One would be hard pressed to perceive, from today’s facts on the ground, that the United States won tactical victories in Afghanistan and Iraq before President Barack Obama was sworn in. Even the capital city of Suleiman the Magnificent himself, Istanbul, has changed from the guardian of NATO’s southern flank and a secular democracy on the way towards EU integration, to a Islamic dictatorship-in-the making, eliminating a free press, and crushing the political opposition.
Whether this historic transformation of such an important region of the world was Obama’s grand design or simply the result of his feckless policies simply does not matter—the result and has enormous consequences for the national security of the United States.
America has gone absent without leave in its historical support for freedom and democracy around the world under the Obama administration.
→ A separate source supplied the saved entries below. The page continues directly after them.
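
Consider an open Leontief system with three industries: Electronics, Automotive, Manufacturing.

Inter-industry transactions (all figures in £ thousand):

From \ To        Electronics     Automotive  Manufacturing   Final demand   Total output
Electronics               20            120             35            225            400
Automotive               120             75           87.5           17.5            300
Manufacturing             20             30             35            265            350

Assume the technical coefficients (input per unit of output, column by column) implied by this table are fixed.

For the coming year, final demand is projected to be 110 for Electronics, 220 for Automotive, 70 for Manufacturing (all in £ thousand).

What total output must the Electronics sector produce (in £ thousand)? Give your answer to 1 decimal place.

Technical coefficients a_ij = z_ij / X_j:
  a_11 = 20/400 = 0.05, a_21 = 120/400 = 0.30, a_31 = 20/400 = 0.05
  a_12 = 120/300 = 0.40, a_22 = 75/300 = 0.25, a_32 = 30/300 = 0.10
  a_13 = 35/350 = 0.10, a_23 = 87.5/350 = 0.25, a_33 = 35/350 = 0.10
I − A =
  [   0.95    -0.40    -0.10]
  [  -0.30     0.75    -0.25]
  [  -0.05    -0.10     0.90]
Cofactors of I−A, C_ij = (−1)^(i+j)·(minor ij) (rows/columns in the sector order above):
  C_11 = (0.75)(0.90) − (-0.25)(-0.10) = 0.6500
  C_12 = −[(-0.30)(0.90) − (-0.25)(-0.05)] = 0.2825
  C_13 = (-0.30)(-0.10) − (0.75)(-0.05) = 0.0675
  C_21 = −[(-0.40)(0.90) − (-0.10)(-0.10)] = 0.3700
  C_22 = (0.95)(0.90) − (-0.10)(-0.05) = 0.8500
  C_23 = −[(0.95)(-0.10) − (-0.40)(-0.05)] = 0.1150
  C_31 = (-0.40)(-0.25) − (-0.10)(0.75) = 0.1750
  C_32 = −[(0.95)(-0.25) − (-0.10)(-0.30)] = 0.2675
  C_33 = (0.95)(0.75) − (-0.40)(-0.30) = 0.5925
det(I−A) = Σ_j (I−A)_1j·C_1j = (0.95)(0.6500) + (-0.40)(0.2825) + (-0.10)(0.0675) = 0.49775
adj(I−A) = Cᵀ =
  [ 0.6500   0.3700   0.1750]
  [ 0.2825   0.8500   0.2675]
  [ 0.0675   0.1150   0.5925]
(I − A)⁻¹ = adj(I−A) / det(I−A) ≈
  [   1.3059     0.7433     0.3516]
  [   0.5676     1.7077     0.5374]
  [   0.1356     0.2310     1.1904]
x = (I − A)⁻¹ d = adj(I−A)·d / det(I−A), with det(I−A) = 0.49775:
  x_1 = (0.6500·110 + 0.3700·220 + 0.1750·70) / 0.49775 = 165.15 / 0.49775 ≈ 331.8
  x_2 = (0.2825·110 + 0.8500·220 + 0.2675·70) / 0.49775 = 236.80 / 0.49775 ≈ 475.7
  x_3 = (0.0675·110 + 0.1150·220 + 0.5925·70) / 0.49775 = 74.20 / 0.49775 ≈ 149.1

x_1 = 331.8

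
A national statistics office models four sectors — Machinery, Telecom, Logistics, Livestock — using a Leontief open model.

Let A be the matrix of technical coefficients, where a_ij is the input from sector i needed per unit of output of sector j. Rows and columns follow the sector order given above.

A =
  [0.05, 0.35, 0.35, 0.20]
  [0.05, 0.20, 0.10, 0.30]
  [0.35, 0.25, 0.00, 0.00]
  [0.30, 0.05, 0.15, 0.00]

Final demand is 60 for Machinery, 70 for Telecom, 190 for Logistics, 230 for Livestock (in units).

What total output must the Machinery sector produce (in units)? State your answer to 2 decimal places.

x_1 = 435.84

I − A =
  [   0.95    -0.35    -0.35    -0.20]
  [  -0.05     0.80    -0.10    -0.30]
  [  -0.35    -0.25     1.00     0.00]
  [  -0.30    -0.05    -0.15     1.00]
Compute the cofactors C_ij = (−1)^(i+j)·(3×3 minor ij) of I−A; the adjugate is their transpose:
adj(I−A) = Cᵀ =
  [ 0.748750   0.455000   0.350500   0.286250]
  [ 0.190750   0.757000   0.182250   0.265250]
  [ 0.309750   0.348500   0.648250   0.166500]
  [ 0.280625   0.226625   0.211500   0.604125]
det(I−A) = Σ_j (I−A)_1j·C_1j = (0.95)(0.748750) + (-0.35)(0.190750) + (-0.35)(0.309750) + (-0.20)(0.280625) = 0.4800125
(I − A)⁻¹ = adj(I−A) / det(I−A) ≈
  [   1.5599     0.9479     0.7302     0.5963]
  [   0.3974     1.5770     0.3797     0.5526]
  [   0.6453     0.7260     1.3505     0.3469]
  [   0.5846     0.4721     0.4406     1.2586]
x = (I − A)⁻¹ d = adj(I−A)·d / det(I−A), with det(I−A) = 0.4800125:
  x_1 = (0.748750·60 + 0.455000·70 + 0.350500·190 + 0.286250·230) / 0.4800125 = 209.2075 / 0.4800125 ≈ 435.84
  x_2 = (0.190750·60 + 0.757000·70 + 0.182250·190 + 0.265250·230) / 0.4800125 = 160.07 / 0.4800125 ≈ 333.47
  x_3 = (0.309750·60 + 0.348500·70 + 0.648250·190 + 0.166500·230) / 0.4800125 = 204.4425 / 0.4800125 ≈ 425.91
  x_4 = (0.280625·60 + 0.226625·70 + 0.211500·190 + 0.604125·230) / 0.4800125 = 211.835 / 0.4800125 ≈ 441.31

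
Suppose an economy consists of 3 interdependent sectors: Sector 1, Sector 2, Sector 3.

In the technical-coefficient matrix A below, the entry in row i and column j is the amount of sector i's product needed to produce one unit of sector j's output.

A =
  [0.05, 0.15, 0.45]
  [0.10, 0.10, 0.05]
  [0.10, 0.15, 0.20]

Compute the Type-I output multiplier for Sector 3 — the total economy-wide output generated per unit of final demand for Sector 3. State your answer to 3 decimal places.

m_3 = 2.180

I − A =
  [   0.95    -0.15    -0.45]
  [  -0.10     0.90    -0.05]
  [  -0.10    -0.15     0.80]
Cofactors of I−A, C_ij = (−1)^(i+j)·(minor ij) (rows/columns in the sector order above):
  C_11 = (0.90)(0.80) − (-0.05)(-0.15) = 0.7125
  C_12 = −[(-0.10)(0.80) − (-0.05)(-0.10)] = 0.0850
  C_13 = (-0.10)(-0.15) − (0.90)(-0.10) = 0.1050
  C_21 = −[(-0.15)(0.80) − (-0.45)(-0.15)] = 0.1875
  C_22 = (0.95)(0.80) − (-0.45)(-0.10) = 0.7150
  C_23 = −[(0.95)(-0.15) − (-0.15)(-0.10)] = 0.1575
  C_31 = (-0.15)(-0.05) − (-0.45)(0.90) = 0.4125
  C_32 = −[(0.95)(-0.05) − (-0.45)(-0.10)] = 0.0925
  C_33 = (0.95)(0.90) − (-0.15)(-0.10) = 0.8400
det(I−A) = Σ_j (I−A)_1j·C_1j = (0.95)(0.7125) + (-0.15)(0.0850) + (-0.45)(0.1050) = 0.616875
adj(I−A) = Cᵀ =
  [ 0.7125   0.1875   0.4125]
  [ 0.0850   0.7150   0.0925]
  [ 0.1050   0.1575   0.8400]
(I − A)⁻¹ = adj(I−A) / det(I−A) ≈
  [   1.1550     0.3040     0.6687]
  [   0.1378     1.1591     0.1499]
  [   0.1702     0.2553     1.3617]
The output multiplier for sector j is the column-j sum of the Leontief inverse (I − A)⁻¹ = adj(I−A) / det(I−A).
Column 3 of adj(I−A): (0.4125, 0.0925, 0.8400); det(I−A) = 0.616875.
m_3 = (0.4125 + 0.0925 + 0.8400) / 0.616875 = 1.345 / 0.616875 ≈ 2.180.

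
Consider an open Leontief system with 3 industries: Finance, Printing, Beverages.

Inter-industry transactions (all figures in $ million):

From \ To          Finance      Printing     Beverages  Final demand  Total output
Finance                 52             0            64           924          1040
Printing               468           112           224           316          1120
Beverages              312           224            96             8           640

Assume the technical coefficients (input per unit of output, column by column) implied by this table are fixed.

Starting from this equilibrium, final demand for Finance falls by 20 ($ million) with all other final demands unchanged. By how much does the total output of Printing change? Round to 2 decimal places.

Technical coefficients a_ij = z_ij / X_j:
  a_FF = 52/1040 = 0.05, a_PF = 468/1040 = 0.45, a_BF = 312/1040 = 0.30
  a_FP = 0/1120 = 0.00, a_PP = 112/1120 = 0.10, a_BP = 224/1120 = 0.20
  a_FB = 64/640 = 0.10, a_PB = 224/640 = 0.35, a_BB = 96/640 = 0.15
I − A =
  [   0.95     0.00    -0.10]
  [  -0.45     0.90    -0.35]
  [  -0.30    -0.20     0.85]
Cofactors of I−A, C_ij = (−1)^(i+j)·(minor ij) (rows/columns in the sector order above):
  C_11 = (0.90)(0.85) − (-0.35)(-0.20) = 0.6950
  C_12 = −[(-0.45)(0.85) − (-0.35)(-0.30)] = 0.4875
  C_13 = (-0.45)(-0.20) − (0.90)(-0.30) = 0.3600
  C_21 = −[(0.00)(0.85) − (-0.10)(-0.20)] = 0.0200
  C_22 = (0.95)(0.85) − (-0.10)(-0.30) = 0.7775
  C_23 = −[(0.95)(-0.20) − (0.00)(-0.30)] = 0.1900
  C_31 = (0.00)(-0.35) − (-0.10)(0.90) = 0.0900
  C_32 = −[(0.95)(-0.35) − (-0.10)(-0.45)] = 0.3775
  C_33 = (0.95)(0.90) − (0.00)(-0.45) = 0.8550
det(I−A) = Σ_j (I−A)_1j·C_1j = (0.95)(0.6950) + (0.00)(0.4875) + (-0.10)(0.3600) = 0.62425
adj(I−A) = Cᵀ =
  [ 0.6950   0.0200   0.0900]
  [ 0.4875   0.7775   0.3775]
  [ 0.3600   0.1900   0.8550]
(I − A)⁻¹ = adj(I−A) / det(I−A) ≈
  [   1.1133     0.0320     0.1442]
  [   0.7809     1.2455     0.6047]
  [   0.5767     0.3044     1.3696]
Δx = (I − A)⁻¹ Δd with Δd having -20 in the Finance component and 0 elsewhere.
So Δx_P = L_PF · (-20), where L_PF = adj(I−A)_PF / det(I−A) = 0.4875 / 0.62425.
Δx_P = 0.4875 × (-20) / 0.62425 = -9.75 / 0.62425 ≈ -15.62.

Δx_P = -15.62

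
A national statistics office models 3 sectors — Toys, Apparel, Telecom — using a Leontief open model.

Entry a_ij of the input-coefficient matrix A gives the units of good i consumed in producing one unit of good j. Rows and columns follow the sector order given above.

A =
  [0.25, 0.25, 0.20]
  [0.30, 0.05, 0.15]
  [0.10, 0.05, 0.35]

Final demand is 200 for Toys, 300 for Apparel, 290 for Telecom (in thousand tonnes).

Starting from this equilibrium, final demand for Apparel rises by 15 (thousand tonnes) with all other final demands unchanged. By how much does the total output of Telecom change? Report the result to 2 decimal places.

I − A =
  [   0.75    -0.25    -0.20]
  [  -0.30     0.95    -0.15]
  [  -0.10    -0.05     0.65]
Cofactors of I−A, C_ij = (−1)^(i+j)·(minor ij) (rows/columns in the sector order above):
  C_11 = (0.95)(0.65) − (-0.15)(-0.05) = 0.6100
  C_12 = −[(-0.30)(0.65) − (-0.15)(-0.10)] = 0.2100
  C_13 = (-0.30)(-0.05) − (0.95)(-0.10) = 0.1100
  C_21 = −[(-0.25)(0.65) − (-0.20)(-0.05)] = 0.1725
  C_22 = (0.75)(0.65) − (-0.20)(-0.10) = 0.4675
  C_23 = −[(0.75)(-0.05) − (-0.25)(-0.10)] = 0.0625
  C_31 = (-0.25)(-0.15) − (-0.20)(0.95) = 0.2275
  C_32 = −[(0.75)(-0.15) − (-0.20)(-0.30)] = 0.1725
  C_33 = (0.75)(0.95) − (-0.25)(-0.30) = 0.6375
det(I−A) = Σ_j (I−A)_1j·C_1j = (0.75)(0.6100) + (-0.25)(0.2100) + (-0.20)(0.1100) = 0.3830
adj(I−A) = Cᵀ =
  [ 0.6100   0.1725   0.2275]
  [ 0.2100   0.4675   0.1725]
  [ 0.1100   0.0625   0.6375]
(I − A)⁻¹ = adj(I−A) / det(I−A) ≈
  [   1.5927     0.4504     0.5940]
  [   0.5483     1.2206     0.4504]
  [   0.2872     0.1632     1.6645]
Δx = (I − A)⁻¹ Δd with Δd having +15 in the Apparel component and 0 elsewhere.
So Δx_3 = L_32 · (+15), where L_32 = adj(I−A)_32 / det(I−A) = 0.0625 / 0.3830.
Δx_3 = 0.0625 × (+15) / 0.3830 = 0.9375 / 0.3830 ≈ 2.45.

Δx_3 = 2.45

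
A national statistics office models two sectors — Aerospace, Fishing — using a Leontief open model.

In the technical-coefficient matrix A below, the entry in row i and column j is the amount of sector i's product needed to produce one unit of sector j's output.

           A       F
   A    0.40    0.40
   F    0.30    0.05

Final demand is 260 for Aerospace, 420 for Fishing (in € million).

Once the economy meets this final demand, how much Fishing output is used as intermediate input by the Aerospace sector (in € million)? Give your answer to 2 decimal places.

z_FA = 276.67

I − A =
  [   0.60    -0.40]
  [  -0.30     0.95]
det(I−A) = (0.60)(0.95) − (-0.40)(-0.30) = 0.4500
adj(I−A) = [[0.95, 0.40], [0.30, 0.60]]
(I − A)⁻¹ = adj(I−A) / det(I−A) ≈
  [   2.1111     0.8889]
  [   0.6667     1.3333]
First solve x = (I − A)⁻¹ d = adj(I−A)·d / det(I−A); in particular x_A = (0.95·260 + 0.40·420) / 0.4500 = 415.00 / 0.4500 ≈ 922.2222.
Intermediate flow from F to A: z_FA = a_FA · x_A = 0.30 × 415.00 / 0.4500 = 124.50 / 0.4500 ≈ 276.67.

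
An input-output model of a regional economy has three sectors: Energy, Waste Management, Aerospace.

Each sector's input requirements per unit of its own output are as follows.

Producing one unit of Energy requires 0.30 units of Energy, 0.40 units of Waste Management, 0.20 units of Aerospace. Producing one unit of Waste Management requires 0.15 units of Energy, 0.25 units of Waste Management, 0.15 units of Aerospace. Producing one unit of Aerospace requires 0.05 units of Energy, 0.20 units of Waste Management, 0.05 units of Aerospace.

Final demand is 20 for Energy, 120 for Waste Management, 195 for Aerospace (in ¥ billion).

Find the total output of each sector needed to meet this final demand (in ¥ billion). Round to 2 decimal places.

x_1 = 110.85, x_2 = 292.39, x_3 = 274.77

I − A =
  [   0.70    -0.15    -0.05]
  [  -0.40     0.75    -0.20]
  [  -0.20    -0.15     0.95]
Cofactors of I−A, C_ij = (−1)^(i+j)·(minor ij) (rows/columns in the sector order above):
  C_11 = (0.75)(0.95) − (-0.20)(-0.15) = 0.6825
  C_12 = −[(-0.40)(0.95) − (-0.20)(-0.20)] = 0.4200
  C_13 = (-0.40)(-0.15) − (0.75)(-0.20) = 0.2100
  C_21 = −[(-0.15)(0.95) − (-0.05)(-0.15)] = 0.1500
  C_22 = (0.70)(0.95) − (-0.05)(-0.20) = 0.6550
  C_23 = −[(0.70)(-0.15) − (-0.15)(-0.20)] = 0.1350
  C_31 = (-0.15)(-0.20) − (-0.05)(0.75) = 0.0675
  C_32 = −[(0.70)(-0.20) − (-0.05)(-0.40)] = 0.1600
  C_33 = (0.70)(0.75) − (-0.15)(-0.40) = 0.4650
det(I−A) = Σ_j (I−A)_1j·C_1j = (0.70)(0.6825) + (-0.15)(0.4200) + (-0.05)(0.2100) = 0.40425
adj(I−A) = Cᵀ =
  [ 0.6825   0.1500   0.0675]
  [ 0.4200   0.6550   0.1600]
  [ 0.2100   0.1350   0.4650]
(I − A)⁻¹ = adj(I−A) / det(I−A) ≈
  [   1.6883     0.3711     0.1670]
  [   1.0390     1.6203     0.3958]
  [   0.5195     0.3340     1.1503]
x = (I − A)⁻¹ d = adj(I−A)·d / det(I−A), with det(I−A) = 0.40425:
  x_1 = (0.6825·20 + 0.1500·120 + 0.0675·195) / 0.40425 = 44.8125 / 0.40425 ≈ 110.85
  x_2 = (0.4200·20 + 0.6550·120 + 0.1600·195) / 0.40425 = 118.20 / 0.40425 ≈ 292.39
  x_3 = (0.2100·20 + 0.1350·120 + 0.4650·195) / 0.40425 = 111.075 / 0.40425 ≈ 274.77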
The murderous “Islamic State” and the Shia Islamic Republic of Iran are causing mayhem and instability where the world still gets forty percent of its oil. The totalitarian wave threatens to engulf Europe and the United States in a further existential crisis.
However, there is one shining city on a hill in the middle of this darkening cloud of violent, extremist clerical control. The tiny country of Georgia is nestled in the Caucasus between Putin’s Chechen strongman Ramzan Kadyrov on one side, the Russian satellite Armenia on the other side, and Putin’s new bromance partner Erdogan on the third. I can’t think of a more strategic piece of land abutting the Islamic world for the West and the NATO alliance. The port access to the Black Sea at Batumi alone is worth its weight in gold.
The good news for the West is that Georgia has been and still is a beacon of democracy, the rule of law, and the fight against corruption in a sea of darkness from despots in the region, from the Iranian mullahs to Kadyrov’s Islamic brownshirts.
In power since 2013, the Georgia Dream Party, under the leadership of Prime Minister Giorgi Kvirikashvili, and President Giorgi Margvelashvili, has not had it easy. Russian pressure since the Georgian War in 2008 continues to be strong, with Moscow even recently moving the border fence posts at the Russian-occupied region of South Ossetia to bite off more critical infrastructure inside Georgia.
To the south west, the failed coup in Turkey has injected huge instability in the region. To the south east, Iran is buying sophisticated weapons by the shipload with secret Obama cash flown into Tehran in the middle of the night.
In spite of all these pressures, Georgia Dream continues to push toward integration with the West and the possibility of eventual NATO membership. The elections in 2012, although not perfect, were a model of transparency for the region. Georgia continues to reduce red tape and corruption, in many cases fostering policies that would make a card-carrying union bureaucrat in the United States shake with fear, like the ability to get a passport in 15 minutes. Georgia is also a model for a market economy in a part of the world known for its rapacious Kafkaesque bureaucracy.
The West would be foolish not to support such a brave, resourceful country on its path to a free society and prosperity. Georgia’s geopolitical importance notwithstanding, its ability to continue to reduce corruption and improve the climate for business is remarkable. Much of the world is on a march to Marxist socialism, the lessons of the twentieth century conveniently forgotten. They will for sure have to be relearned at some point, probably the hard way.
Political Islam is rampant in the region. Georgia is a predominantly Christian country and can be an important bulwark against the Islamic jihadi threats emanating from its neighborhood.
In short, the West needs to pay more attention to Georgia. High-level state visits can raise the visibility of Europe and America’s commitment to Georgia. Support for its freedom and democratic foundation can go a long way to ensuring Georgia remains so. Continued integration with NATO, even if full membership is a long way off, can provide assurance to the Georgian people and their leaders that freedom and a market economy are worth the pressures they have to endure from less friendly nations around them.
The West can help ensure that the upcoming election in November is free from violence and political interference. Another successful, democratic, transparent election would give the Eurasia and the Middle East a much needed example of how things could be if they throw off the yoke of totalitarian control.
Ignoring a democracy in a vital region has consequences. Already, the other democracy in the Middle East, Israel, has made multiple overtures to the Kremlin due to the U.S. neglect and hostility; it has to play in the sandbox it is dealt, as Obama puts Iran on the path to nuclear weapons. Georgia needs to remain firmly in the orbit of the EU, NATO and the United States. The next American president should make it abundantly clear to the world that it is.